Form the matrix $\mathbf{A}-\lambda \mathbf{I}$.

$$\begin{align} \mathbf{A} - \lambda \mathbf{I} &= \begin{pmatrix} 5&6\\2&1\end{pmatrix} - \lambda\begin{pmatrix}1&0\\0&1\end{pmatrix}\\ &=\begin{pmatrix} 5&6\\2&1\end{pmatrix} - \begin{pmatrix}\lambda & 0\\0&\lambda \end{pmatrix}\\ &=\begin{pmatrix} 5-\lambda&6\\2&1-\lambda\end{pmatrix} \end{align}$$

Then find the determinant of this matrix.

$$\lvert \mathbf{A} - \lambda \mathbf{I} \rvert = (5-\lambda)(1-\lambda) - 6\times 2 = \lambda^2-6\lambda-7.$$

Setting this equal to zero gives the characteristic equation, which can be solved for $\lambda$.

$$\begin{align} \lambda^2-6\lambda-7 &=0\\ (\lambda -7)(\lambda +1) &=0 \end{align}$$

So the eigenvalues are $\lambda_1 = -1$ and $\lambda_2 = 7$.

We now want to find the corresponding eigenvectors. First, using $\lambda = \lambda_1 = -1$, solve $\mathbf{A} \mathbf{x} = \lambda \mathbf{x}$.

$$\begin{pmatrix}5&6\\2&1\end{pmatrix}\begin{pmatrix}x\\y\end{pmatrix} = (-1)\begin{pmatrix}x\\y\end{pmatrix}$$

This corresponds to the simultaneous equations

$$\begin{align} 5x+6y &= -x \\ 2x+y &= -y \end{align}$$

Rearranging either of these equations will give the same relationship between $x$ and $y$.

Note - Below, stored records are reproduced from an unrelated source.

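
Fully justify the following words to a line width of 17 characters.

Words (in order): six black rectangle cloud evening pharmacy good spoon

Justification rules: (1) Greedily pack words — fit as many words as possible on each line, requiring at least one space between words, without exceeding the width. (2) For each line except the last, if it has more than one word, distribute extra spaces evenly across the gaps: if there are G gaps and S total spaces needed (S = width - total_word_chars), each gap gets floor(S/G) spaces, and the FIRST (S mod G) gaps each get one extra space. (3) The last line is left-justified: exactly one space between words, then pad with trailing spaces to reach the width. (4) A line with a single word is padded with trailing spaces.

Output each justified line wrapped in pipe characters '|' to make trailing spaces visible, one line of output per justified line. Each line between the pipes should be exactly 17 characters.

Line 1: ['six', 'black'] (min_width=9, slack=8)
Line 2: ['rectangle', 'cloud'] (min_width=15, slack=2)
Line 3: ['evening', 'pharmacy'] (min_width=16, slack=1)
Line 4: ['good', 'spoon'] (min_width=10, slack=7)

Answer: |six         black|
|rectangle   cloud|
|evening  pharmacy|
|good spoon       |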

$$\begin{align} 2x+y &= -y \\ 2x &=-2y\\ x&=-y \end{align}$$

There are infinitely many solutions to this equation, but they are all scalar multiples of each other. We usually pick $x=1$ for simplicity.

So an eigenvector corresponding to $\lambda_1 = -1$ is $\mathbf{x}_1 = \begin{pmatrix}1\\-1\end{pmatrix}$.

Now carry out the same process for the eigenvalue $\lambda_2 = 7$.

Solve $\mathbf{A} \mathbf{x} = \lambda\mathbf{x}$.

$$\begin{pmatrix}5&6\\2&1\end{pmatrix}\begin{pmatrix}x\\y\end{pmatrix} = 7\begin{pmatrix}x\\y\end{pmatrix}$$

This corresponds to the simultaneous equations

$$\begin{align} 5x+6y &= 7x\\ 2x+y &= 7y \end{align}$$

Rearranging either of these equations will give the same relationship between $x$ and $y$.

$$\begin{align} 2x+y &= 7y \\ 2x &=6y\\ x&=3y \end{align}$$

Choosing $x=1$, the eigenvector for $\lambda_2 = 7$ is $\mathbf{x}_2 = \begin{pmatrix}1\\\frac{1}{3}\end{pmatrix}$.